Once GoogleBot has been put on the scent via the referrals section of a lazy blogger, the scripts do the rest. They create, on the fly, an essentially endless array of subdomains, each with a single index page. That single index page, via the kindness of Google mentioned earlier, is added to the index quickly. Sure, GoogleBot intends to go back and look deeper later, but for now, it trusts the index page is "okay." Each of these subdomains is linked via keywords, contains scraped content relating to said keywords, and a variety of PPC ads targeted at the keywords through which it's linked. All of this is accomplished by the scripts on the fly.
Bingo... billions of new pages, all indexed, and many showing up quite well in the SREPs. Which is why they all have PPC ads on them. Reports claimed they were Adsense ads at first, but they may have changed later on to different networks. Granted, with a scheme like this, they wouldn't need to be there long to make a killing. The ultimate irony is that Google makes money off the deal too, since all those Adsense impressions on all those billions of pages are coming out of the pockets of advertisers paying Google to display the ads in the first place.
There's a more detailed explanation of the process here.

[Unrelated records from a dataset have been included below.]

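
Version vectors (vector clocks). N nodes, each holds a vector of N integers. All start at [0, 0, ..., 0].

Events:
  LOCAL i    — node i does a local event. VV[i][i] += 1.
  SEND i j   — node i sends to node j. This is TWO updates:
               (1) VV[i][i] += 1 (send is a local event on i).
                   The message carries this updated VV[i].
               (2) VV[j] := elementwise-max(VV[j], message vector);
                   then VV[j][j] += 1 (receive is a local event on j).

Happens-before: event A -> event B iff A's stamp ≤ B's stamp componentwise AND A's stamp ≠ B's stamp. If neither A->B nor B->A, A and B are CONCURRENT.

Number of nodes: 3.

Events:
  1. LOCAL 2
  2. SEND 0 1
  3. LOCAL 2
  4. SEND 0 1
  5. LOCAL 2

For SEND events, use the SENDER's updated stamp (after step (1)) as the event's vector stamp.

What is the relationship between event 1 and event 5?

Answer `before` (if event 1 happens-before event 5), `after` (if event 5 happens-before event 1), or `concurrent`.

Answer: before

Derivation:
Initial: VV[0]=[0, 0, 0]
Initial: VV[1]=[0, 0, 0]
Initial: VV[2]=[0, 0, 0]
Event 1: LOCAL 2: VV[2][2]++ -> VV[2]=[0, 0, 1]
Event 2: SEND 0->1: VV[0][0]++ -> VV[0]=[1, 0, 0], msg_vec=[1, 0, 0]; VV[1]=max(VV[1],msg_vec) then VV[1][1]++ -> VV[1]=[1, 1, 0]
Event 3: LOCAL 2: VV[2][2]++ -> VV[2]=[0, 0, 2]
Event 4: SEND 0->1: VV[0][0]++ -> VV[0]=[2, 0, 0], msg_vec=[2, 0, 0]; VV[1]=max(VV[1],msg_vec) then VV[1][1]++ -> VV[1]=[2, 2, 0]
Event 5: LOCAL 2: VV[2][2]++ -> VV[2]=[0, 0, 3]
Event 1 stamp: [0, 0, 1]
Event 5 stamp: [0, 0, 3]
[0, 0, 1] <= [0, 0, 3]? True
[0, 0, 3] <= [0, 0, 1]? False
Relation: before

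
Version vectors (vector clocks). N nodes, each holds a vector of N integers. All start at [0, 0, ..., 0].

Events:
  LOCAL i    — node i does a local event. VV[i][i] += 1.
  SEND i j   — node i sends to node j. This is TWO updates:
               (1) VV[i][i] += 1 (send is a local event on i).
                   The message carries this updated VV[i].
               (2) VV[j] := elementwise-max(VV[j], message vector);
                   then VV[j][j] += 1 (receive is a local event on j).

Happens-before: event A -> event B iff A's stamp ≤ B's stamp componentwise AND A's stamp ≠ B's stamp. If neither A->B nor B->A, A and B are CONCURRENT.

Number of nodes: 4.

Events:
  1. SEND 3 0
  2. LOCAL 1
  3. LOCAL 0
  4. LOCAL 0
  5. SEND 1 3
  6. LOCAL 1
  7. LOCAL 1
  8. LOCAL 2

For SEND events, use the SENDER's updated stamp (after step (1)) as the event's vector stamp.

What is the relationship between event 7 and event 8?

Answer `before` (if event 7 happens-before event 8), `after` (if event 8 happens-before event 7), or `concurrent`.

Answer: concurrent

Derivation:
Initial: VV[0]=[0, 0, 0, 0]
Initial: VV[1]=[0, 0, 0, 0]
Initial: VV[2]=[0, 0, 0, 0]
Initial: VV[3]=[0, 0, 0, 0]
Event 1: SEND 3->0: VV[3][3]++ -> VV[3]=[0, 0, 0, 1], msg_vec=[0, 0, 0, 1]; VV[0]=max(VV[0],msg_vec) then VV[0][0]++ -> VV[0]=[1, 0, 0, 1]
Event 2: LOCAL 1: VV[1][1]++ -> VV[1]=[0, 1, 0, 0]
Event 3: LOCAL 0: VV[0][0]++ -> VV[0]=[2, 0, 0, 1]
Event 4: LOCAL 0: VV[0][0]++ -> VV[0]=[3, 0, 0, 1]
Event 5: SEND 1->3: VV[1][1]++ -> VV[1]=[0, 2, 0, 0], msg_vec=[0, 2, 0, 0]; VV[3]=max(VV[3],msg_vec) then VV[3][3]++ -> VV[3]=[0, 2, 0, 2]
Event 6: LOCAL 1: VV[1][1]++ -> VV[1]=[0, 3, 0, 0]
Event 7: LOCAL 1: VV[1][1]++ -> VV[1]=[0, 4, 0, 0]
Event 8: LOCAL 2: VV[2][2]++ -> VV[2]=[0, 0, 1, 0]
Event 7 stamp: [0, 4, 0, 0]
Event 8 stamp: [0, 0, 1, 0]
[0, 4, 0, 0] <= [0, 0, 1, 0]? False
[0, 0, 1, 0] <= [0, 4, 0, 0]? False
Relation: concurrent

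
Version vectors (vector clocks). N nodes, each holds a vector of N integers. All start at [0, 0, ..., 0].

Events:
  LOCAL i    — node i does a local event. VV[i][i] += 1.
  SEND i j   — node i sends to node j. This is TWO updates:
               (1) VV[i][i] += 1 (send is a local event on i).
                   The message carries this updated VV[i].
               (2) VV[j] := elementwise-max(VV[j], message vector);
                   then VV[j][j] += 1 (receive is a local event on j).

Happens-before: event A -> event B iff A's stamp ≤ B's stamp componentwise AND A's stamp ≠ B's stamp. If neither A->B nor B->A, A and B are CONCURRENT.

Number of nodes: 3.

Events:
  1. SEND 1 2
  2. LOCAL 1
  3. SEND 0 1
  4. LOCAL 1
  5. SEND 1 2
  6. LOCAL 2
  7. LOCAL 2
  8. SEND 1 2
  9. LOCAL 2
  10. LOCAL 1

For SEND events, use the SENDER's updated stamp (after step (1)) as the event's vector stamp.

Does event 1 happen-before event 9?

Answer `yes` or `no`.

Answer: yes

Derivation:
Initial: VV[0]=[0, 0, 0]
Initial: VV[1]=[0, 0, 0]
Initial: VV[2]=[0, 0, 0]
Event 1: SEND 1->2: VV[1][1]++ -> VV[1]=[0, 1, 0], msg_vec=[0, 1, 0]; VV[2]=max(VV[2],msg_vec) then VV[2][2]++ -> VV[2]=[0, 1, 1]
Event 2: LOCAL 1: VV[1][1]++ -> VV[1]=[0, 2, 0]
Event 3: SEND 0->1: VV[0][0]++ -> VV[0]=[1, 0, 0], msg_vec=[1, 0, 0]; VV[1]=max(VV[1],msg_vec) then VV[1][1]++ -> VV[1]=[1, 3, 0]
Event 4: LOCAL 1: VV[1][1]++ -> VV[1]=[1, 4, 0]
Event 5: SEND 1->2: VV[1][1]++ -> VV[1]=[1, 5, 0], msg_vec=[1, 5, 0]; VV[2]=max(VV[2],msg_vec) then VV[2][2]++ -> VV[2]=[1, 5, 2]
Event 6: LOCAL 2: VV[2][2]++ -> VV[2]=[1, 5, 3]
Event 7: LOCAL 2: VV[2][2]++ -> VV[2]=[1, 5, 4]
Event 8: SEND 1->2: VV[1][1]++ -> VV[1]=[1, 6, 0], msg_vec=[1, 6, 0]; VV[2]=max(VV[2],msg_vec) then VV[2][2]++ -> VV[2]=[1, 6, 5]
Event 9: LOCAL 2: VV[2][2]++ -> VV[2]=[1, 6, 6]
Event 10: LOCAL 1: VV[1][1]++ -> VV[1]=[1, 7, 0]
Event 1 stamp: [0, 1, 0]
Event 9 stamp: [1, 6, 6]
[0, 1, 0] <= [1, 6, 6]? True. Equal? False. Happens-before: True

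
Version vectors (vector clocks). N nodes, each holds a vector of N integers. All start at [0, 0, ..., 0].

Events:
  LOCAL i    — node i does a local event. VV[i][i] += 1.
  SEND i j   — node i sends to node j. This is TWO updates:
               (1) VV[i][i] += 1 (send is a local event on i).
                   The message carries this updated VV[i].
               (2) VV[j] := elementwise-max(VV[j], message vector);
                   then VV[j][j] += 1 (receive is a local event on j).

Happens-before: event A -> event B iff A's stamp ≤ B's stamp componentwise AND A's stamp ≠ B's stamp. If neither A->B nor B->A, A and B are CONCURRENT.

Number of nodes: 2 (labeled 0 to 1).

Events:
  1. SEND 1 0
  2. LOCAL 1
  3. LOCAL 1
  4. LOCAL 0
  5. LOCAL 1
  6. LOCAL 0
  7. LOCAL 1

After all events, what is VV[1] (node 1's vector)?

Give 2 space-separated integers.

Answer: 0 5

Derivation:
Initial: VV[0]=[0, 0]
Initial: VV[1]=[0, 0]
Event 1: SEND 1->0: VV[1][1]++ -> VV[1]=[0, 1], msg_vec=[0, 1]; VV[0]=max(VV[0],msg_vec) then VV[0][0]++ -> VV[0]=[1, 1]
Event 2: LOCAL 1: VV[1][1]++ -> VV[1]=[0, 2]
Event 3: LOCAL 1: VV[1][1]++ -> VV[1]=[0, 3]
Event 4: LOCAL 0: VV[0][0]++ -> VV[0]=[2, 1]
Event 5: LOCAL 1: VV[1][1]++ -> VV[1]=[0, 4]
Event 6: LOCAL 0: VV[0][0]++ -> VV[0]=[3, 1]
Event 7: LOCAL 1: VV[1][1]++ -> VV[1]=[0, 5]
Final vectors: VV[0]=[3, 1]; VV[1]=[0, 5]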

Google has referred to the cause of the problem as a "bad data push". This has been met with everything from amusement to derision from the SEO community. Google's immediate response to the issue has been to "put troops on the ground", so to speak; manually deleting the domains and subdomains from the index over the course of the past few days. The sheer number of them makes this a slow process, as ripping out that much data over multiple datasets can't be done haphazardly.

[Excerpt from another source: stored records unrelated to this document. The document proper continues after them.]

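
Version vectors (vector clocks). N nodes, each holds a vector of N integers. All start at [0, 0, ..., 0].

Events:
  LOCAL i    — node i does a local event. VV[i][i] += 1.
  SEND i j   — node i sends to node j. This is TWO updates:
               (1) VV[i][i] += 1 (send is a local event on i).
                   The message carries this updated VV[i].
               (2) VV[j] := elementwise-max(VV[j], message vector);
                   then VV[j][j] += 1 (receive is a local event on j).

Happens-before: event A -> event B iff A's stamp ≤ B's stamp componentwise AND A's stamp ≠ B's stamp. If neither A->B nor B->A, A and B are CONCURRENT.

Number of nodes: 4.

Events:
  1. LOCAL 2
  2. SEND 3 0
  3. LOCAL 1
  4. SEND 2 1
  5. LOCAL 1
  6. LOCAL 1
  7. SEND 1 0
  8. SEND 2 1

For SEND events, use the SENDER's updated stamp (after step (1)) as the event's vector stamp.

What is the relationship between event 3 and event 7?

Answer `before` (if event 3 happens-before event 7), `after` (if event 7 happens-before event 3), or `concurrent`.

Answer: before

Derivation:
Initial: VV[0]=[0, 0, 0, 0]
Initial: VV[1]=[0, 0, 0, 0]
Initial: VV[2]=[0, 0, 0, 0]
Initial: VV[3]=[0, 0, 0, 0]
Event 1: LOCAL 2: VV[2][2]++ -> VV[2]=[0, 0, 1, 0]
Event 2: SEND 3->0: VV[3][3]++ -> VV[3]=[0, 0, 0, 1], msg_vec=[0, 0, 0, 1]; VV[0]=max(VV[0],msg_vec) then VV[0][0]++ -> VV[0]=[1, 0, 0, 1]
Event 3: LOCAL 1: VV[1][1]++ -> VV[1]=[0, 1, 0, 0]
Event 4: SEND 2->1: VV[2][2]++ -> VV[2]=[0, 0, 2, 0], msg_vec=[0, 0, 2, 0]; VV[1]=max(VV[1],msg_vec) then VV[1][1]++ -> VV[1]=[0, 2, 2, 0]
Event 5: LOCAL 1: VV[1][1]++ -> VV[1]=[0, 3, 2, 0]
Event 6: LOCAL 1: VV[1][1]++ -> VV[1]=[0, 4, 2, 0]
Event 7: SEND 1->0: VV[1][1]++ -> VV[1]=[0, 5, 2, 0], msg_vec=[0, 5, 2, 0]; VV[0]=max(VV[0],msg_vec) then VV[0][0]++ -> VV[0]=[2, 5, 2, 1]
Event 8: SEND 2->1: VV[2][2]++ -> VV[2]=[0, 0, 3, 0], msg_vec=[0, 0, 3, 0]; VV[1]=max(VV[1],msg_vec) then VV[1][1]++ -> VV[1]=[0, 6, 3, 0]
Event 3 stamp: [0, 1, 0, 0]
Event 7 stamp: [0, 5, 2, 0]
[0, 1, 0, 0] <= [0, 5, 2, 0]? True
[0, 5, 2, 0] <= [0, 1, 0, 0]? False
Relation: before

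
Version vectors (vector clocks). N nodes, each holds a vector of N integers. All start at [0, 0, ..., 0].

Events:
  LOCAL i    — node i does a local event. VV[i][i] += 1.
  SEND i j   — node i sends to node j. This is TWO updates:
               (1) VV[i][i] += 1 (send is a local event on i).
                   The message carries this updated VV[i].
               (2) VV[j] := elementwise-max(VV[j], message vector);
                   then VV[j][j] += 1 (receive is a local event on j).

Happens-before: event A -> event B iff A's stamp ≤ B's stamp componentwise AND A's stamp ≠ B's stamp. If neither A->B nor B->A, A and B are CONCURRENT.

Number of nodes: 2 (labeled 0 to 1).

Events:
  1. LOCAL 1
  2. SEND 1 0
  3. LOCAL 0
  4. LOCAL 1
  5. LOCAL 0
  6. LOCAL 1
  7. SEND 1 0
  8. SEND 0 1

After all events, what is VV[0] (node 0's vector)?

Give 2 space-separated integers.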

Google is at least providing lip service to the fact they are attempting to fix the hole in the algorithm that caused the issue, but at the moment the only sure work being done is on the manual side. Naturally, now that one enterprising individual has shown the way, others are leaping on the bandwagon in order to cash in before the "loophole" is actually closed algorithmically. More examples of similar subdomain schemes are popping up, no doubt with more to come.
This story has yet to penetrate the "mainstream" media in any significant way. It exists in that strange, eccentric place known as the "blogosphere." Though perhaps it isn't the best place to look, there was only three sources for the story available on Google News as of the morning of the 20th (ought-six), and only then by searching.
Whether it will crack any large news outlet is unclear at this point. Google is probably concerned enough about all those savvy SEO's out there gossiping about their misfortune without having to save face to the general public. Then again, this is a story whose significance relies on knowledge of some underlying information that is mostly lacking in the general public, especially those without websites.